In 1885, thanks to some generous souls from Ireland, America and Madras, the brothers procured a 150 acre plot for 20, 000 rupees at Adyar, Madras. Soon the brothers and the orphaned children moved into the vast campus which was then known as ‘ShikarBagh’, later to be rechristened as “Elphinstone Park’. Thus began the story of Patrician Brothers in India with ample amount of ups and downs, joys and sorrows.
The Story Of Green Sash
In 1868 when the Papal States were invaded, a group of Irish volunteers went to defend the town of PioNono, but the town fell. One of these volunteers, John Howlin of Wexford, who had experienced the PioNono battlefield and a French prison camp, heard of the Patrician Brothers when he returned to Ireland. He needed no coaxing to enroll under their flag of Saint Patrick. Later, when he entered the Congregation of the Brothers of St. Patrick, he took the name Aloysius.

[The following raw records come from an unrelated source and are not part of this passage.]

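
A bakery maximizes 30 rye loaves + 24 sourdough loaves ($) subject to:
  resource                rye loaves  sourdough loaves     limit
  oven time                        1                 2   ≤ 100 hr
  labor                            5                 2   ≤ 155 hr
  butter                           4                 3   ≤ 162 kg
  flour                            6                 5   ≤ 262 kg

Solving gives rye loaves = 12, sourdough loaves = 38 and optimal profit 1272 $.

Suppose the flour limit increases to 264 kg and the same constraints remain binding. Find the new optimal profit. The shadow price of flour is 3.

Δb = 2, so new z* = 1272 + (3)·(2) = 1272 + 6 = 1278.

1278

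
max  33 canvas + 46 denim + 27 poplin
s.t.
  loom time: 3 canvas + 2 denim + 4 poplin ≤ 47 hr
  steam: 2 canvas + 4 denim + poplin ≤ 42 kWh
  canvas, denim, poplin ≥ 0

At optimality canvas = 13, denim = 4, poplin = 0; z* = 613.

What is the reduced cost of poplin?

-2

Both loom time and steam are binding at x*.
From A_Bᵀ y = c: 3·y_loom time + 2·y_steam = 33; 2·y_loom time + 4·y_steam = 46.
Solving: y_loom time = 5, y_steam = 9.
Reduced cost of poplin: c₃ − yᵀa₃ = 27 − (5·4 + 9·1) = 27 − 29 = -2.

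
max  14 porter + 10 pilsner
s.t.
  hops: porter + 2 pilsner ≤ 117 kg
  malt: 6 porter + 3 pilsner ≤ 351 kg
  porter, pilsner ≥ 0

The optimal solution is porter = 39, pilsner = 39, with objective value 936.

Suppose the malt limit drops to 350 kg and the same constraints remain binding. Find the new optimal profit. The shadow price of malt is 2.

Δb = -1, so new z* = 936 + (2)·(-1) = 936 − 2 = 934.

934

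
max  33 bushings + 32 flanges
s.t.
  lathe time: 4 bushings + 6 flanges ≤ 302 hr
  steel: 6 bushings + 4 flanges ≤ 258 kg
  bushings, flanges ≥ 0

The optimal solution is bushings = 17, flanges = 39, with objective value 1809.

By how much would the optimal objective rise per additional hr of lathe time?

Check each constraint at x*: lathe time 302/302 (tight); steel 258/258 (tight).
From A_Bᵀ y = c: 4·y_lathe time + 6·y_steel = 33; 6·y_lathe time + 4·y_steel = 32.
→ y_lathe time = 3 and y_steel = 3.5.
Shadow price of lathe time = 3.

3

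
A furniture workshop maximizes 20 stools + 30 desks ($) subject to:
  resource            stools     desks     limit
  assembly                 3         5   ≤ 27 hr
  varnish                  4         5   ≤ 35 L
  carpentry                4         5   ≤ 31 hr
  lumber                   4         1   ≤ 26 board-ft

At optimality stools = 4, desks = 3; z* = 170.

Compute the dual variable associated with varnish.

0

Check each constraint at x*: assembly 27/27 (tight); varnish 31/35 (slack 4); carpentry 31/31 (tight); lumber 19/26 (slack 7).
Since varnish, lumber are not tight, their duals are 0.
From A_Bᵀ y = c: 3·y_assembly + 4·y_carpentry = 20; 5·y_assembly + 5·y_carpentry = 30.
→ y_assembly = 4 and y_carpentry = 2.
Shadow price of varnish = 0.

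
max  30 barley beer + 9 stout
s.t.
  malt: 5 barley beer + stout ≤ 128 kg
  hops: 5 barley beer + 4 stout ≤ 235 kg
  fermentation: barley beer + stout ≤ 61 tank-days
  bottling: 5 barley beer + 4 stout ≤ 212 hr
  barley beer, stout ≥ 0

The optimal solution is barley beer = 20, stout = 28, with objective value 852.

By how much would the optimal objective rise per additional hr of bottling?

1

At the optimum: malt uses 128 of 128 (binding); hops uses 212 of 235 (slack = 23); fermentation uses 48 of 61 (slack = 13); bottling uses 212 of 212 (binding).
Slack constraints have shadow price 0 (complementary slackness).
The binding rows give the dual system: 5·y_malt + 5·y_bottling = 30 and 1·y_malt + 4·y_bottling = 9.
Solving: y_malt = 5, y_bottling = 1.
Shadow price of bottling = 1.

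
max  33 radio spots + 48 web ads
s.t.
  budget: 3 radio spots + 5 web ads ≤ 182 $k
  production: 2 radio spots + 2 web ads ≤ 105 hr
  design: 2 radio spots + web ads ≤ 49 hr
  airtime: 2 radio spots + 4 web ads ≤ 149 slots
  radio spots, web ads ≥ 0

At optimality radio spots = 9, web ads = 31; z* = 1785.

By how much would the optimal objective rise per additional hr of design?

Check each constraint at x*: budget 182/182 (tight); production 80/105 (slack 25); design 49/49 (tight); airtime 142/149 (slack 7).
By complementary slackness, y = 0 for the non-binding constraints.
The binding rows give the dual system: 3·y_budget + 2·y_design = 33 and 5·y_budget + 1·y_design = 48.
This yields shadow prices y_budget = 9, y_design = 3.
Shadow price of design = 3.

3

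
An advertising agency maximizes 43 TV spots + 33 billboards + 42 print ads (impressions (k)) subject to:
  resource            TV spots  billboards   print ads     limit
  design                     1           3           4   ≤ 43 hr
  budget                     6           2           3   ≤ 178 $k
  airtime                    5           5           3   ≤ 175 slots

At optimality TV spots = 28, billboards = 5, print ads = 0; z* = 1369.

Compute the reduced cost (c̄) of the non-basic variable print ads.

Check each constraint at x*: design 43/43 (tight); budget 178/178 (tight); airtime 165/175 (slack 10).
Slack constraints have shadow price 0 (complementary slackness).
From A_Bᵀ y = c: 1·y_design + 6·y_budget = 43; 3·y_design + 2·y_budget = 33.
Solving: y_design = 7, y_budget = 6.
Reduced cost of print ads: c₃ − yᵀa₃ = 42 − (7·4 + 6·3) = 42 − 46 = -4.

-4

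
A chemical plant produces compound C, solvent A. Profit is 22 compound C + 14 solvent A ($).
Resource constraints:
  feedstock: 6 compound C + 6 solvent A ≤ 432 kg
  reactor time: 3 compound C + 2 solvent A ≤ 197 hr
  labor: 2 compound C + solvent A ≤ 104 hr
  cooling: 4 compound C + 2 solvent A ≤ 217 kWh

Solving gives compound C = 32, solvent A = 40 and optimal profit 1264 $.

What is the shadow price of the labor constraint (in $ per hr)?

8

Binding: feedstock and labor. Non-binding: reactor time (21 unused), cooling (9 unused).
Slack constraints have shadow price 0 (complementary slackness).
The binding rows give the dual system: 6·y_feedstock + 2·y_labor = 22 and 6·y_feedstock + 1·y_labor = 14.
Solving: y_feedstock = 1, y_labor = 8.
Shadow price of labor = 8.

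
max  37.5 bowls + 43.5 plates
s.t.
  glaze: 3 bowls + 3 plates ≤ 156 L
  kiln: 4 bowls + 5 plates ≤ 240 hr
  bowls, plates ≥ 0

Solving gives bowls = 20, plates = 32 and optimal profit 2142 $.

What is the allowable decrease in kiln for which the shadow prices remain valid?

32

Binding constraints: glaze, kiln. The basis is B = [[3,3],[4,5]] with det 3.
Per unit decrease in kiln, x* moves by d = (1, -1).
The basis stays optimal until plates reaches 0; allowable decrease = 32 hr.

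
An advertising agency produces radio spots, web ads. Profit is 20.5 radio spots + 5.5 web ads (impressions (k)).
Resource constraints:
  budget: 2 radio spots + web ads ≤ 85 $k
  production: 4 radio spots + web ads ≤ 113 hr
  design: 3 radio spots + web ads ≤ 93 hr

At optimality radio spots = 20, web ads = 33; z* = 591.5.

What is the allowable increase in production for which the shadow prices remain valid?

Binding constraints: production, design. The basis is B = [[4,1],[3,1]] with det 1.
Per unit increase in production, x* moves by d = (1, -3).
The basis stays optimal until web ads reaches 0; allowable increase = 11 hr.

11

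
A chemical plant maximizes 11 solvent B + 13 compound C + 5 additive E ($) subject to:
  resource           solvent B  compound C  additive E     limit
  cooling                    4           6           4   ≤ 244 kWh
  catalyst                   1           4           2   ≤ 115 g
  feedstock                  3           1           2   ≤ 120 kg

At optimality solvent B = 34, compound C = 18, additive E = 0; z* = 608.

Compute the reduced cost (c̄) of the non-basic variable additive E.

Binding: cooling and feedstock. Non-binding: catalyst (9 unused).
By complementary slackness, y = 0 for the non-binding constraint.
From A_Bᵀ y = c: 4·y_cooling + 3·y_feedstock = 11; 6·y_cooling + 1·y_feedstock = 13.
→ y_cooling = 2 and y_feedstock = 1.
Reduced cost of additive E: c₃ − yᵀa₃ = 5 − (2·4 + 1·2) = 5 − 10 = -5.

-5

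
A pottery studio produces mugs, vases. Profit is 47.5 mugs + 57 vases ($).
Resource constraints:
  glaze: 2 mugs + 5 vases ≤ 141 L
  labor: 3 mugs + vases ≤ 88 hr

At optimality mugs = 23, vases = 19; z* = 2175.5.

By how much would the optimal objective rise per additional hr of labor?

9.5

At the optimum: glaze uses 141 of 141 (binding); labor uses 88 of 88 (binding).
The binding rows give the dual system: 2·y_glaze + 3·y_labor = 47.5 and 5·y_glaze + 1·y_labor = 57.
This yields shadow prices y_glaze = 9.5, y_labor = 9.5.
Shadow price of labor = 9.5.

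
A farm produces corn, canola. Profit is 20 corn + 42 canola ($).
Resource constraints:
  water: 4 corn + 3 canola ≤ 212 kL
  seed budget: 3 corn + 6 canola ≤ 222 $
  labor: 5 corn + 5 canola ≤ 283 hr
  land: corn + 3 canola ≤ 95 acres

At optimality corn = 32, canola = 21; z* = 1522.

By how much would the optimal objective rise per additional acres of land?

2

Binding: seed budget and land. Non-binding: water (21 unused), labor (18 unused).
Since water, labor are not tight, their duals are 0.
The binding rows give the dual system: 3·y_seed budget + 1·y_land = 20 and 6·y_seed budget + 3·y_land = 42.
This yields shadow prices y_seed budget = 6, y_land = 2.
Shadow price of land = 2.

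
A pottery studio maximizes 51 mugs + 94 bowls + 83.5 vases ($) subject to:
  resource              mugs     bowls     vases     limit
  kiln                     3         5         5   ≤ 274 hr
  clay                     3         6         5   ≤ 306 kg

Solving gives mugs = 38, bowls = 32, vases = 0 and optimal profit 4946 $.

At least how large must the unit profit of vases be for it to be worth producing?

Both kiln and clay are binding at x*.
Dual feasibility on the basic columns requires 3·y_kiln + 3·y_clay = 51, 5·y_kiln + 6·y_clay = 94.
Solving: y_kiln = 8, y_clay = 9.
vases enters the basis when its profit ≥ yᵀa₃ = 8·5 + 9·5 = 85.

85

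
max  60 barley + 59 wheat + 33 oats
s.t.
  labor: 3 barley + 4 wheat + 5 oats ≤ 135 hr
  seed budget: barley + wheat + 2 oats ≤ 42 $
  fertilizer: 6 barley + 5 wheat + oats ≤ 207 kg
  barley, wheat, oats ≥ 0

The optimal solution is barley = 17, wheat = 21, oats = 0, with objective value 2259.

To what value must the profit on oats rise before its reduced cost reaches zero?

At the optimum: labor uses 135 of 135 (binding); seed budget uses 38 of 42 (slack = 4); fertilizer uses 207 of 207 (binding).
By complementary slackness, y = 0 for the non-binding constraint.
The binding rows give the dual system: 3·y_labor + 6·y_fertilizer = 60 and 4·y_labor + 5·y_fertilizer = 59.
Solving: y_labor = 6, y_fertilizer = 7.
oats enters the basis when its profit ≥ yᵀa₃ = 6·5 + 7·1 = 37.

37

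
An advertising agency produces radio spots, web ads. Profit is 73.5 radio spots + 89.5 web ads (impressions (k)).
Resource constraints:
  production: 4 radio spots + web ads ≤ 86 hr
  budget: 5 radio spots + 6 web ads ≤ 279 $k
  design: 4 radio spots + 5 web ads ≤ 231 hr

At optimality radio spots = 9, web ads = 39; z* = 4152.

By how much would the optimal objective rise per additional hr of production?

Check each constraint at x*: production 75/86 (slack 11); budget 279/279 (tight); design 231/231 (tight).
Since production is not tight, its dual is 0.
Dual feasibility on the basic columns requires 5·y_budget + 4·y_design = 73.5, 6·y_budget + 5·y_design = 89.5.
This yields shadow prices y_budget = 9.5, y_design = 6.5.
Shadow price of production = 0.

0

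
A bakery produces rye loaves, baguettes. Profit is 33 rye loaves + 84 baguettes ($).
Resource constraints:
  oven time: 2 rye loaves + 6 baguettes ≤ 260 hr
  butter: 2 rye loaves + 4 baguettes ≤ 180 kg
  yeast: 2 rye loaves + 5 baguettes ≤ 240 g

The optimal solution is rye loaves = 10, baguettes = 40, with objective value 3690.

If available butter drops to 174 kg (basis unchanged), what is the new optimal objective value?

Check each constraint at x*: oven time 260/260 (tight); butter 180/180 (tight); yeast 220/240 (slack 20).
Slack constraints have shadow price 0 (complementary slackness).
Dual feasibility on the basic columns requires 2·y_oven time + 2·y_butter = 33, 6·y_oven time + 4·y_butter = 84.
→ y_oven time = 9 and y_butter = 7.5.
Δz = y_butter·Δb = 7.5 × (-6) = -45, so new z* = 3690 − 45 = 3645.

3645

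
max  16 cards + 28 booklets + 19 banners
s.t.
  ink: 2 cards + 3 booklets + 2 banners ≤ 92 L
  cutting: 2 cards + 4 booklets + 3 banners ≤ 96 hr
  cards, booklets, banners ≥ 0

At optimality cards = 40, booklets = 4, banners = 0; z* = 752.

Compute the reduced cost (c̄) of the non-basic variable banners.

-1

Both ink and cutting are binding at x*.
From A_Bᵀ y = c: 2·y_ink + 2·y_cutting = 16; 3·y_ink + 4·y_cutting = 28.
Solving: y_ink = 4, y_cutting = 4.
Reduced cost of banners: c₃ − yᵀa₃ = 19 − (4·2 + 4·3) = 19 − 20 = -1.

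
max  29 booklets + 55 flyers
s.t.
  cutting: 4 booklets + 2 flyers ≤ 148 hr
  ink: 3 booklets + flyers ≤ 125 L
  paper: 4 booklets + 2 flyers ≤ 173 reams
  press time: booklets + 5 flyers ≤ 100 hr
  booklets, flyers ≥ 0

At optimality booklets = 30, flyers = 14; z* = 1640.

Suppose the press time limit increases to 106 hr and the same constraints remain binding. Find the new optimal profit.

1694

At the optimum: cutting uses 148 of 148 (binding); ink uses 104 of 125 (slack = 21); paper uses 148 of 173 (slack = 25); press time uses 100 of 100 (binding).
Since ink, paper are not tight, their duals are 0.
From A_Bᵀ y = c: 4·y_cutting + 1·y_press time = 29; 2·y_cutting + 5·y_press time = 55.
→ y_cutting = 5 and y_press time = 9.
Δz = y_press time·Δb = 9 × (6) = 54, so new z* = 1640 + 54 = 1694.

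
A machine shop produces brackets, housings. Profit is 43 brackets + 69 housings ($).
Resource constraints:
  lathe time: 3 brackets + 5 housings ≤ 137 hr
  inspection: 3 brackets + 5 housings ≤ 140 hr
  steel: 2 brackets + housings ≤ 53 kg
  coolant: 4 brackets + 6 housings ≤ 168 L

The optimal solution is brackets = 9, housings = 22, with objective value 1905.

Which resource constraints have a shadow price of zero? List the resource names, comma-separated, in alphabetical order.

lathe time: 137/137 (binding)
inspection: 137/140 (slack 3)
steel: 40/53 (slack 13)
coolant: 168/168 (binding)
By complementary slackness, a constraint with positive slack has shadow price 0 → inspection, steel.

inspection, steel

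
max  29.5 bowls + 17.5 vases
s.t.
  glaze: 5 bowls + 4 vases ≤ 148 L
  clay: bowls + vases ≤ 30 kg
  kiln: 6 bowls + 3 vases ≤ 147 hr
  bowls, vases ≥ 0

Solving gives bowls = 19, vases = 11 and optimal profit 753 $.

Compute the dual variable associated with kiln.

4

Check each constraint at x*: glaze 139/148 (slack 9); clay 30/30 (tight); kiln 147/147 (tight).
Slack constraints have shadow price 0 (complementary slackness).
From A_Bᵀ y = c: 1·y_clay + 6·y_kiln = 29.5; 1·y_clay + 3·y_kiln = 17.5.
Solving: y_clay = 5.5, y_kiln = 4.
Shadow price of kiln = 4.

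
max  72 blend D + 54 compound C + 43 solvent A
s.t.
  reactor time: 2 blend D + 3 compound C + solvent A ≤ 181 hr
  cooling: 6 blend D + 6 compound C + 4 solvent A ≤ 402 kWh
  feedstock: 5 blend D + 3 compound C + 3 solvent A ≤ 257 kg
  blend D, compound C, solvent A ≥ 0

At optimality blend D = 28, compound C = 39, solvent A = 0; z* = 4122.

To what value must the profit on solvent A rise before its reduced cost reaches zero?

45

At the optimum: reactor time uses 173 of 181 (slack = 8); cooling uses 402 of 402 (binding); feedstock uses 257 of 257 (binding).
By complementary slackness, y = 0 for the non-binding constraint.
The binding rows give the dual system: 6·y_cooling + 5·y_feedstock = 72 and 6·y_cooling + 3·y_feedstock = 54.
Solving: y_cooling = 4.5, y_feedstock = 9.
solvent A enters the basis when its profit ≥ yᵀa₃ = 4.5·4 + 9·3 = 45.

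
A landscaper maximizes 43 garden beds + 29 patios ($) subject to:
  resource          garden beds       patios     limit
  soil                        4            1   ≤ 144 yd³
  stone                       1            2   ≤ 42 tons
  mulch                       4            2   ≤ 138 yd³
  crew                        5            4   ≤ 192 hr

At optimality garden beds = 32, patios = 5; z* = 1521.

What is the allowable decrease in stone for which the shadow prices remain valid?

Binding constraints: stone, mulch. The basis is B = [[1,2],[4,2]] with det -6.
Per unit decrease in stone, x* moves by d = (0.3333, -0.6667).
The basis stays optimal until patios reaches 0; allowable decrease = 7.5 tons.

7.5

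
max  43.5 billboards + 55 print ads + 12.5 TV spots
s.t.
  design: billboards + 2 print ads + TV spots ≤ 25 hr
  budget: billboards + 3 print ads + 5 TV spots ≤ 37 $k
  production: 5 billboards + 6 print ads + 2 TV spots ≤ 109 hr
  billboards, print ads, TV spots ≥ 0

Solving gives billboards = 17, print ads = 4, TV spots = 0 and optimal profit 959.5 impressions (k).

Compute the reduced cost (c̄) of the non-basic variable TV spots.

Check each constraint at x*: design 25/25 (tight); budget 29/37 (slack 8); production 109/109 (tight).
By complementary slackness, y = 0 for the non-binding constraint.
Dual feasibility on the basic columns requires 1·y_design + 5·y_production = 43.5, 2·y_design + 6·y_production = 55.
This yields shadow prices y_design = 3.5, y_production = 8.
Reduced cost of TV spots: c₃ − yᵀa₃ = 12.5 − (3.5·1 + 8·2) = 12.5 − 19.5 = -7.

-7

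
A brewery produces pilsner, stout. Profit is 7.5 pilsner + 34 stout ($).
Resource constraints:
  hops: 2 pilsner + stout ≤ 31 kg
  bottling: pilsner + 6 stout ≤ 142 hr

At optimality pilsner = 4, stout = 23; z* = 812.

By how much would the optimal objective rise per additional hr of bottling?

5.5

Check each constraint at x*: hops 31/31 (tight); bottling 142/142 (tight).
From A_Bᵀ y = c: 2·y_hops + 1·y_bottling = 7.5; 1·y_hops + 6·y_bottling = 34.
→ y_hops = 1 and y_bottling = 5.5.
Shadow price of bottling = 5.5.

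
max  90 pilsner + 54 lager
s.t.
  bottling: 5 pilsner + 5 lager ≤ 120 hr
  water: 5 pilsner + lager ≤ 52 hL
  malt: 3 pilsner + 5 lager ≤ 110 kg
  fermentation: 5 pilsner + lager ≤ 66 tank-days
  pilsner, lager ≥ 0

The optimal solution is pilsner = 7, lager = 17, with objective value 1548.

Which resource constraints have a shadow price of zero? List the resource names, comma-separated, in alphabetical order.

bottling: 120/120 (binding)
water: 52/52 (binding)
malt: 106/110 (slack 4)
fermentation: 52/66 (slack 14)
By complementary slackness, a constraint with positive slack has shadow price 0 → fermentation, malt.

fermentation, malt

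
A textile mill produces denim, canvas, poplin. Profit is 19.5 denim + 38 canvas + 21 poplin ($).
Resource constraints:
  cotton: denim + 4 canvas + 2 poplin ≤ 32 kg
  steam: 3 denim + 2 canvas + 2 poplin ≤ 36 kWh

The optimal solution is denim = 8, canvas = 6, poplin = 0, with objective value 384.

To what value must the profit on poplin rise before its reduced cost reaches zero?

Check each constraint at x*: cotton 32/32 (tight); steam 36/36 (tight).
Dual feasibility on the basic columns requires 1·y_cotton + 3·y_steam = 19.5, 4·y_cotton + 2·y_steam = 38.
Solving: y_cotton = 7.5, y_steam = 4.
poplin enters the basis when its profit ≥ yᵀa₃ = 7.5·2 + 4·2 = 23.

23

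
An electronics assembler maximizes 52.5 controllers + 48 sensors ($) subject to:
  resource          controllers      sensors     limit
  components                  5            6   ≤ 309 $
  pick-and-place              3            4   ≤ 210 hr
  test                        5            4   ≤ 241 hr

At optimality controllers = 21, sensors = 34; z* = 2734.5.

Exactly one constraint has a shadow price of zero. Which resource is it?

components: 309/309 (binding)
pick-and-place: 199/210 (slack 11)
test: 241/241 (binding)
By complementary slackness, a constraint with positive slack has shadow price 0 → pick-and-place.

pick-and-place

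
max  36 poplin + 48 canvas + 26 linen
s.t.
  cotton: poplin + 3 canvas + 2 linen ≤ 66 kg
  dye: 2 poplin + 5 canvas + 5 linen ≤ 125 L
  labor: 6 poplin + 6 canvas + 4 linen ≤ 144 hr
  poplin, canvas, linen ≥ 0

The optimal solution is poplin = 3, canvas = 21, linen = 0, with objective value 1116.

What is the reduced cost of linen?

-6

Binding: cotton and labor. Non-binding: dye (14 unused).
Slack constraints have shadow price 0 (complementary slackness).
Dual feasibility on the basic columns requires 1·y_cotton + 6·y_labor = 36, 3·y_cotton + 6·y_labor = 48.
→ y_cotton = 6 and y_labor = 5.
Reduced cost of linen: c₃ − yᵀa₃ = 26 − (6·2 + 5·4) = 26 − 32 = -6.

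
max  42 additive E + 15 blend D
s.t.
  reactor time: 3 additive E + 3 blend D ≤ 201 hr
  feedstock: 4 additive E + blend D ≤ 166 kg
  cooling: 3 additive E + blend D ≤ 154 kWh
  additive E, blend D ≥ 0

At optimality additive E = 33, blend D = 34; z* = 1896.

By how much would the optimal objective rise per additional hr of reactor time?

2

At the optimum: reactor time uses 201 of 201 (binding); feedstock uses 166 of 166 (binding); cooling uses 133 of 154 (slack = 21).
Slack constraints have shadow price 0 (complementary slackness).
From A_Bᵀ y = c: 3·y_reactor time + 4·y_feedstock = 42; 3·y_reactor time + 1·y_feedstock = 15.
Solving: y_reactor time = 2, y_feedstock = 9.
Shadow price of reactor time = 2.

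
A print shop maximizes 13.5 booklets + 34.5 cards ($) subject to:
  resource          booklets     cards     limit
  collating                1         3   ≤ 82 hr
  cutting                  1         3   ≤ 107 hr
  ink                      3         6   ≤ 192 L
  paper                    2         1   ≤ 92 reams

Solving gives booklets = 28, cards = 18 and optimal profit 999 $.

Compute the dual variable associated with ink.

Binding: collating and ink. Non-binding: cutting (25 unused), paper (18 unused).
Since cutting, paper are not tight, their duals are 0.
From A_Bᵀ y = c: 1·y_collating + 3·y_ink = 13.5; 3·y_collating + 6·y_ink = 34.5.
Solving: y_collating = 7.5, y_ink = 2.
Shadow price of ink = 2.

2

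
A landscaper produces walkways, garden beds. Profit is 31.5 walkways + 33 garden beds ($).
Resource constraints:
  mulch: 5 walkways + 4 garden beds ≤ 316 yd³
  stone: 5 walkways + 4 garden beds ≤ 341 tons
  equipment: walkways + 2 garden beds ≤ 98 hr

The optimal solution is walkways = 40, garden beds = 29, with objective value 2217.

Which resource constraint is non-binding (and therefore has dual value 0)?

stone

mulch: 316/316 (binding)
stone: 316/341 (slack 25)
equipment: 98/98 (binding)
By complementary slackness, a constraint with positive slack has shadow price 0 → stone.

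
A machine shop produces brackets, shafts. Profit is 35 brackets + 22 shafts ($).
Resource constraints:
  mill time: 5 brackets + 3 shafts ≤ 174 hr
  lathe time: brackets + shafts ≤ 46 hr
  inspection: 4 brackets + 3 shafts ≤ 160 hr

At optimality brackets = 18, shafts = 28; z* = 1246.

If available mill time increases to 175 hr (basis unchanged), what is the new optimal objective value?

At the optimum: mill time uses 174 of 174 (binding); lathe time uses 46 of 46 (binding); inspection uses 156 of 160 (slack = 4).
By complementary slackness, y = 0 for the non-binding constraint.
From A_Bᵀ y = c: 5·y_mill time + 1·y_lathe time = 35; 3·y_mill time + 1·y_lathe time = 22.
This yields shadow prices y_mill time = 6.5, y_lathe time = 2.5.
Δz = y_mill time·Δb = 6.5 × (1) = 6.5, so new z* = 1246 + 6.5 = 1252.5.

1252.5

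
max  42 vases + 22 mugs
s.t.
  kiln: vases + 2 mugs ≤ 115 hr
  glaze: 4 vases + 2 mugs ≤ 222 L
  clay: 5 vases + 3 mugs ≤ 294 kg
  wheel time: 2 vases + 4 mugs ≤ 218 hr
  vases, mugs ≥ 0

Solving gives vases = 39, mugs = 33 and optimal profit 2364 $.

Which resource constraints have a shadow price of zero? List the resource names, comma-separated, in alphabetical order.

kiln: 105/115 (slack 10)
glaze: 222/222 (binding)
clay: 294/294 (binding)
wheel time: 210/218 (slack 8)
By complementary slackness, a constraint with positive slack has shadow price 0 → kiln, wheel time.

kiln, wheel time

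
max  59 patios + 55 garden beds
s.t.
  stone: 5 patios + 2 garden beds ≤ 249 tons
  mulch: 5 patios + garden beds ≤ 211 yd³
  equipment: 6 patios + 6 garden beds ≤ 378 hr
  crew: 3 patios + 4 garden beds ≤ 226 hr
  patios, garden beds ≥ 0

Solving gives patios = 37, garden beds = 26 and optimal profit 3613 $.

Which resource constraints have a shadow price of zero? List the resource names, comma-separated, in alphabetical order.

crew, stone

stone: 237/249 (slack 12)
mulch: 211/211 (binding)
equipment: 378/378 (binding)
crew: 215/226 (slack 11)
By complementary slackness, a constraint with positive slack has shadow price 0 → crew, stone.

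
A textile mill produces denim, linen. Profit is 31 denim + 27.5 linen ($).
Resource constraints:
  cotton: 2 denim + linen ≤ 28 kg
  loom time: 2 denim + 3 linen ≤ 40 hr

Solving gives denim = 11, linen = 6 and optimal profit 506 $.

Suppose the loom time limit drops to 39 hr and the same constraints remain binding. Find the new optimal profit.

500

Check each constraint at x*: cotton 28/28 (tight); loom time 40/40 (tight).
From A_Bᵀ y = c: 2·y_cotton + 2·y_loom time = 31; 1·y_cotton + 3·y_loom time = 27.5.
Solving: y_cotton = 9.5, y_loom time = 6.
Δz = y_loom time·Δb = 6 × (-1) = -6, so new z* = 506 − 6 = 500.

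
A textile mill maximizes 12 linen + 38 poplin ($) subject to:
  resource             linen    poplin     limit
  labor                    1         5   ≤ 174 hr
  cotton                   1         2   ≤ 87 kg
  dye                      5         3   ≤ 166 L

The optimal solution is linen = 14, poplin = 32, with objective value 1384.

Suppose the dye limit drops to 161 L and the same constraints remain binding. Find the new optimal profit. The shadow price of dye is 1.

Δb = -5, so new z* = 1384 + (1)·(-5) = 1384 − 5 = 1379.

1379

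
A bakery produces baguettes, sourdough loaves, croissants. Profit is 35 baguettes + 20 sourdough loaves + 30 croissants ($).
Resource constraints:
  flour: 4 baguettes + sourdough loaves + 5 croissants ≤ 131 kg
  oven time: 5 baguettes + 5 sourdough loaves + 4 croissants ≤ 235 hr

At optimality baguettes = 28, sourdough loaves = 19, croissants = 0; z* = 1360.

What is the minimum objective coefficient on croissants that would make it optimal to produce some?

At the optimum: flour uses 131 of 131 (binding); oven time uses 235 of 235 (binding).
The binding rows give the dual system: 4·y_flour + 5·y_oven time = 35 and 1·y_flour + 5·y_oven time = 20.
Solving: y_flour = 5, y_oven time = 3.
croissants enters the basis when its profit ≥ yᵀa₃ = 5·5 + 3·4 = 37.

37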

In February of 1883 Brother Aloysius was in Rome on behalf of the Brothers working towards gaining recognition of the Brothers as a Religious Congregation. He was able to obtain a private audience with Pope Leo XIII who had been the Archbishop of Perugia under whom Aloysius had served as an Irish volunteer. During this audience Aloysius asked the Pope if the Brothers could have permission to wear a green sash as a part of their religious habit in honour of Saint Patrick. Pope Leo granted the petition.
It wasn't until more than five years later on the 15th August, 1888, that the Brothers wore the sash for the very first time. This distinctive badge of the Patrician Brothers is thus a souvenir, perhaps the only permanent one, of the gallant Irish swords taken up in defense of the Pope's temporal power.